L’appropriation directe des moyens de transport
Les grèves de la Fiat (Italie, 1969)
par Ricardo Peñafiel
De mai à décembre 1969, en Italie, des grèves partielles des employés de la Fiat se sont transformées en un véritable mouvement de communes qui s’est prolongé dans des pratiques non seulement de grèves « sauvages » ou autonomes de l’appareil syndical mais également d’occupations d’universités, d’auto-réductions des loyers et d’appropriation directe de marchandises et de services, notamment des transports en commun.
Dans La classe ouvrière contre l’État (1978), Antonio Negri analyse les grèves de la Fiat comme la culmination d’un long processus historique de la lutte des classes ayant conduit à la socialisation extrême du travail. La puissance sociale accumulée dans la technologie fait en sorte que lorsqu’un ouvrier actionne le bouton d’une machine, il ne s’agit plus d’un travail individuel qu’il serait en train d’accomplir, mais de l’aboutissement d’une longue chaîne de travail social incorporé dans la machine.
Si le travail est ainsi directement socialisé, s’il n’a plus à passer par le référent général « argent » pour se connecter avec l’ensemble social, à travers l’échange, s’il est immédiatement du travail social, alors les luttes pour l’affranchissement du rapport salarial d’exploitation ne peuvent plus se situer dans le cadre étroit de l’usine. Pour pouvoir concentrer la puissance sociale dans une technologie, il a fallu exclure du rapport salarial une masse d’ouvriers devenus superflus. Cette masse de chômeurs est donc une condition de nécessité pour la concentration de la puissance sociale dans une machine. La lutte doit donc se situer sur le plan de l’appropriation directe de la marchandise directement socialisée. Il ne s’agit plus d’une lutte pour négocier un salaire en fonction de la plus-value générée par celui-ci et spoliée par le capital, mais d’une lutte pour la ré-appropriation, par la société dans son ensemble, du travail qu’elle a rendu possible, tant par son activité créatrice de connaissance, de travail et de technologie que par la marginalisation d’une part croissante de sa population hors du processus de production.
Negri nous permet ainsi d’interpréter l’appropriation directe du travail social au-delà du contexte insurrectionnel rendant possible cette pratique, permettant ainsi de réfléchir aux fondements abstraits de cette appropriation et de la situer dans d’autres contextes que celui de l’Italie de 1969.

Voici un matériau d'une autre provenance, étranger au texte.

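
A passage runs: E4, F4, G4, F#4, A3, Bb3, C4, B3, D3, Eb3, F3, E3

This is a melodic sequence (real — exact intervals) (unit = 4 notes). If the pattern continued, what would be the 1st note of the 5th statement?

C2

The unit is 4 notes. Position-1 pitches of the 3 shown cells: E4, A3, D3.
Carrying that down a 5th forward: G2 → C2.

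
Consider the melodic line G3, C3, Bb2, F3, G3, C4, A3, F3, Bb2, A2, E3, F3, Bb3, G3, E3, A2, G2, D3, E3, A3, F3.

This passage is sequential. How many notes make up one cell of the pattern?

21 notes total. Splitting into 3 groups of 7:
G3 C3 Bb2 F3 G3 C4 A3 | F3 Bb2 A2 E3 F3 Bb3 G3 | E3 A2 G2 D3 E3 A3 F3
That's a consistent down a 2nd shift per cell, and no other grouping gives one.

7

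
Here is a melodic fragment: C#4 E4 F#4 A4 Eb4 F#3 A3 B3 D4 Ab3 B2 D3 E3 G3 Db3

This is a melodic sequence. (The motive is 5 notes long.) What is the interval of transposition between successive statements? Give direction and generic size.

Taking 5-note groups, the heads are C#4, F#3, B2: the pattern moves down a 5th.
C#4 to F#3 is down a 5th.

down a 5th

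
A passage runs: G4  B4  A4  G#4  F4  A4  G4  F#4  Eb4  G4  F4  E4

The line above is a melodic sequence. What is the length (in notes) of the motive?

4

Try groups of 4 (3 cells in 12 notes):
G4 B4 A4 G#4 | F4 A4 G4 F#4 | Eb4 G4 F4 E4
Every group is a transposition down a 2nd of the one before; no shorter unit works.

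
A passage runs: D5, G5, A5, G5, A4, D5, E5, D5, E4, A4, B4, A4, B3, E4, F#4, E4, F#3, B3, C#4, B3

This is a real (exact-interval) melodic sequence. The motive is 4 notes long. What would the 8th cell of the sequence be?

D#2 G#2 A#2 G#2

The 4-note cells begin on D5, A4, E4, B3, F#3 — each down a 4th from the last.
Carrying on: C#3 → G#2 → D#2.
Statement 8 starts on D#2 and keeps the same exact contour: D#2 G#2 A#2 G#2.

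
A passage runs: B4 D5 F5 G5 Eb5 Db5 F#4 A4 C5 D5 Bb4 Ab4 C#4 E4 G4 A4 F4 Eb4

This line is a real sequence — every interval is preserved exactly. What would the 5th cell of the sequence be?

With a 6-note motive the entries are B4, F#4, C#4, each down a 4th from the previous.
Carrying on: G#3 → D#3.
Statement 5 starts on D#3 and keeps the same exact contour: D#3 F#3 A3 B3 G3 F3.

D#3 F#3 A3 B3 G3 F3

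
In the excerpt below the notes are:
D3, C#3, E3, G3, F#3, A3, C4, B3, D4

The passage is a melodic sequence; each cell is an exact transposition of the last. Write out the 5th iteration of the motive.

Bb4 A4 C5

With a 3-note motive the entries are D3, G3, C4, each up a 4th from the previous.
Carrying on: F4 → Bb4.
So cell 5 is Bb4 A4 C5.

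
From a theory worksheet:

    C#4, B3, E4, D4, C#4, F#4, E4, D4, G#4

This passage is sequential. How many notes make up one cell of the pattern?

Try groups of 3 (3 cells in 9 notes):
C#4 B3 E4 | D4 C#4 F#4 | E4 D4 G#4
Each cell is the previous one up a 2nd — so the unit is 3 notes.

3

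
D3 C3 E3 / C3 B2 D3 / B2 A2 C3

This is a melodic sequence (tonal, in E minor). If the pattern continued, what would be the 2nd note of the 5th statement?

F#2

With 3-note cells, note 2 of each statement runs C3, B2, A2.
Carrying that down a 2nd forward: G2 → F#2.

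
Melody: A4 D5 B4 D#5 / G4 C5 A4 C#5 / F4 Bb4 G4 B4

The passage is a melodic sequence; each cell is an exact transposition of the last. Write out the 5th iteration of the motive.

Db4 Gb4 Eb4 G4

The 4-note cells begin on A4, G4, F4 — each down a 2nd from the last.
Extending down a 2nd: Eb4 → Db4.
From Db4 the exact shape gives Db4 Gb4 Eb4 G4.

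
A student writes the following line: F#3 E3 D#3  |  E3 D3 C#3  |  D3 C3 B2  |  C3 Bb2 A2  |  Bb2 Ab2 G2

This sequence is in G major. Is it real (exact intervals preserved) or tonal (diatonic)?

Each cell has the same semitone pattern (-2, -1) — intervals are preserved exactly.
And D#3 lies outside G major, so the sequence is real rather than tonal.

real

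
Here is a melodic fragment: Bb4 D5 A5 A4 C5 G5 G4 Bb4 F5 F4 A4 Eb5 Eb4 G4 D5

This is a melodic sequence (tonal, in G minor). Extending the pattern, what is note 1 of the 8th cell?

Bb3

The unit is 3 notes. Position-1 pitches of the 5 shown cells: Bb4, A4, G4, F4, Eb4.
Carrying that down a 2nd forward: D4 → C4 → Bb3.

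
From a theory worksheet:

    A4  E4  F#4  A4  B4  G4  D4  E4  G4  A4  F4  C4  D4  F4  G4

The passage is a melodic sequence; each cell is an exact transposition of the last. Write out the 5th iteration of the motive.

Db4 Ab3 Bb3 Db4 Eb4

With a 5-note motive the entries are A4, G4, F4, each down a 2nd from the previous.
Carrying on: Eb4 → Db4.
From Db4 the exact shape gives Db4 Ab3 Bb3 Db4 Eb4.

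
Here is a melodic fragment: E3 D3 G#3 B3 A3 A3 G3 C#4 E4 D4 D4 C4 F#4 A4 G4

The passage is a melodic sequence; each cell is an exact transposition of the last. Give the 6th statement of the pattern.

F5 Eb5 A5 C6 Bb5

Unit = 5 notes; the statements start on E3, A3, D4, moving up a 4th each time.
Carrying on: G4 → C5 → F5.
So cell 6 is F5 Eb5 A5 C6 Bb5.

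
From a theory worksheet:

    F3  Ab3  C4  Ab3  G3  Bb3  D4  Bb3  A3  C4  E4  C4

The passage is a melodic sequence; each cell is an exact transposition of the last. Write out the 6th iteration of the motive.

With a 4-note motive the entries are F3, G3, A3, each up a 2nd from the previous.
Continuing the starts: B3 → C#4 → D#4.
So cell 6 is D#4 F#4 A#4 F#4.

D#4 F#4 A#4 F#4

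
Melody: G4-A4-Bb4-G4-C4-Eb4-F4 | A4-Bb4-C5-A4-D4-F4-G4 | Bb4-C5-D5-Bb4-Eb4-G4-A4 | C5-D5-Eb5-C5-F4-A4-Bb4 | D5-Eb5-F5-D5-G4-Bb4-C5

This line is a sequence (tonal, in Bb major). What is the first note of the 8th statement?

Unit = 7 notes; the statements start on G4, A4, Bb4, C5, D5, moving up a 2nd each time.
Continuing: Eb5 → F5 → G5. Statement 8 starts on G5.

G5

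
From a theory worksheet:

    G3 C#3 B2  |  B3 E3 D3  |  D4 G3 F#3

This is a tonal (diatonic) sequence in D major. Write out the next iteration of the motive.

Unit = 3 notes; the statements start on G3, B3, D4, moving up a 3rd each time.
Statement 4 starts on F#4 and keeps the same diatonic contour: F#4 B3 A3.

F#4 B3 A3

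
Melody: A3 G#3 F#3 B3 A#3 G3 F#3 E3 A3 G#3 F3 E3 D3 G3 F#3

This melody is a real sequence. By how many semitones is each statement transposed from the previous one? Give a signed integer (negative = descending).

The 5-note cells begin on A3, G3, F3 — each down a 2nd from the last.
A3→G3 is 55 − 57 = -2 semitones.

-2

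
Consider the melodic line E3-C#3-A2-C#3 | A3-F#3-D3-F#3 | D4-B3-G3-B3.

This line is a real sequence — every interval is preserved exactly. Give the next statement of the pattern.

G4 E4 C4 E4

The 4-note cells begin on E3, A3, D4 — each up a 4th from the last.
So cell 4 is G4 E4 C4 E4.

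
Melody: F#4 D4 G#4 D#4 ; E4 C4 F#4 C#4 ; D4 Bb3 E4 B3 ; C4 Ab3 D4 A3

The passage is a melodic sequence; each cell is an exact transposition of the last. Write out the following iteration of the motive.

Bb3 Gb3 C4 G3

Taking 4-note groups, the heads are F#4, E4, D4, C4: the pattern moves down a 2nd.
Statement 5 starts on Bb3 and keeps the same exact contour: Bb3 Gb3 C4 G3.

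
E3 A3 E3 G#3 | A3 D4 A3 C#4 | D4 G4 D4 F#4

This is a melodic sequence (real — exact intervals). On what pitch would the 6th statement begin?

The 4-note cells begin on E3, A3, D4 — each up a 4th from the last.
Extending the heads up a 4th: G4 → C5 → F5.

F5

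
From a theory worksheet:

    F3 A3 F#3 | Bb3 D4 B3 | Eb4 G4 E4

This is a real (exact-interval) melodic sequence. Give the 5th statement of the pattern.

Db5 F5 D5

Unit = 3 notes; the statements start on F3, Bb3, Eb4, moving up a 4th each time.
Carrying on: Ab4 → Db5.
From Db5 the exact shape gives Db5 F5 D5.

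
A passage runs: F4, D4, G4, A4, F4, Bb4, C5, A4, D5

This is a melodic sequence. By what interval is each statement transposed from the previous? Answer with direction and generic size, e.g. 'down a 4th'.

The 3-note cells begin on F4, A4, C5 — each up a 3rd from the last.
F4 to A4 is up a 3rd.

up a 3rd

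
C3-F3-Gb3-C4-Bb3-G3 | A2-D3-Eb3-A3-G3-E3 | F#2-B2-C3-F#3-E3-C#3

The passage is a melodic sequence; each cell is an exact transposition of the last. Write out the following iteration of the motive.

Taking 6-note groups, the heads are C3, A2, F#2: the pattern moves down a 3rd.
Statement 4 starts on D#2 and keeps the same exact contour: D#2 G#2 A2 D#3 C#3 A#2.

D#2 G#2 A2 D#3 C#3 A#2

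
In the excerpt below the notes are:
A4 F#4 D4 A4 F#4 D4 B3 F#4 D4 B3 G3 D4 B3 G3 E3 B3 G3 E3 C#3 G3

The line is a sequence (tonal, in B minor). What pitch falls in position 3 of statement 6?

A2

The unit is 4 notes. Position-3 pitches of the 5 shown cells: D4, B3, G3, E3, C#3.
Each moves down a 3rd; the next is A2.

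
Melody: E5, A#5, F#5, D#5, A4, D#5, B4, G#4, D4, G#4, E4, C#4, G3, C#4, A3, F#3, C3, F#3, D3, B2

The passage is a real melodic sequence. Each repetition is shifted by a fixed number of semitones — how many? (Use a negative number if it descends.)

Taking 4-note groups, the heads are E5, A4, D4, G3, C3: the pattern moves down a 5th.
E5→A4 is 69 − 76 = -7 semitones.

-7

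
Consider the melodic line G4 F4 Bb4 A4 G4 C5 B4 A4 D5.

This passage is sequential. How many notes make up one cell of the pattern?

3

Try groups of 3 (3 cells in 9 notes):
G4 F4 Bb4 | A4 G4 C5 | B4 A4 D5
Every group is a transposition up a 2nd of the one before; no shorter unit works.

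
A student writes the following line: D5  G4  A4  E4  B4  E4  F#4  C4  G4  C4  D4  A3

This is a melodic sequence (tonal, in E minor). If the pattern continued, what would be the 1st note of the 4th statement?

E4

With 4-note cells, note 1 of each statement runs D5, B4, G4.
From G4, down a 3rd gives E4.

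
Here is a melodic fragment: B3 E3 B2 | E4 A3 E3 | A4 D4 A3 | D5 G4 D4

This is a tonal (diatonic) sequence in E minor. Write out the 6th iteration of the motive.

C6 F#5 C5

Taking 3-note groups, the heads are B3, E4, A4, D5: the pattern moves up a 4th.
Continuing the starts: G5 → C6.
From C6 the diatonic shape gives C6 F#5 C5.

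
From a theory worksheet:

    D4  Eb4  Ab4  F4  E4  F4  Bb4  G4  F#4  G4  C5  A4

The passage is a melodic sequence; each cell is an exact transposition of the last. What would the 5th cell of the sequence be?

Unit = 4 notes; the statements start on D4, E4, F#4, moving up a 2nd each time.
Extending up a 2nd: G#4 → A#4.
So cell 5 is A#4 B4 E5 C#5.

A#4 B4 E5 C#5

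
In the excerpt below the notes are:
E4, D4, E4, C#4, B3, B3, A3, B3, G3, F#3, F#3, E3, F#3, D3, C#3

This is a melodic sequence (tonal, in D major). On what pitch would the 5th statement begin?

G2

With a 5-note motive the entries are E4, B3, F#3, each down a 4th from the previous.
Extending the heads down a 4th: C#3 → G2.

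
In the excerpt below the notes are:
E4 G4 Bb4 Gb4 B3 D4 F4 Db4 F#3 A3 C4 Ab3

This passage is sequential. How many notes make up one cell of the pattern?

12 notes total. Splitting into 3 groups of 4:
E4 G4 Bb4 Gb4 | B3 D4 F4 Db4 | F#3 A3 C4 Ab3
That's a consistent down a 4th shift per cell, and no other grouping gives one.

4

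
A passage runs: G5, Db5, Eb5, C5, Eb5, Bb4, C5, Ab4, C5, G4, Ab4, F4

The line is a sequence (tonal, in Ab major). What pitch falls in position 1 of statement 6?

Db4

Grouping in 4s, the 1st note of each cell is G5, Eb5, C5.
Carrying that down a 3rd forward: Ab4 → F4 → Db4.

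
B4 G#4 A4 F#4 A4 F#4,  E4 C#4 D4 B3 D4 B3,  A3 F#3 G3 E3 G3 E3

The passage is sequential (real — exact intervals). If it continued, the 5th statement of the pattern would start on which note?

Unit = 6 notes; the statements start on B4, E4, A3, moving down a 5th each time.
Continuing: D3 → G2. Statement 5 starts on G2.

G2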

Pour reprendre le cas de l’appropriation directe des transports en commun, nous pouvons dégager deux argumentaires justifiant cette pratique : d’un côté les travailleurs et les travailleuses devant se rendre au travail n’ont pas à payer pour cette partie intrinsèque de leur exploitation et, d’un autre côté, les chômeurs et chômeuses, les retraitées, les universitaires, les enfants, et les reproducteurs et reproductrices du travail domestique n’ont pas à payer pour cette richesse sociale qui n’aurait pas pu être produite sans leur marginalisation ou leur travail accumulé ou à venir.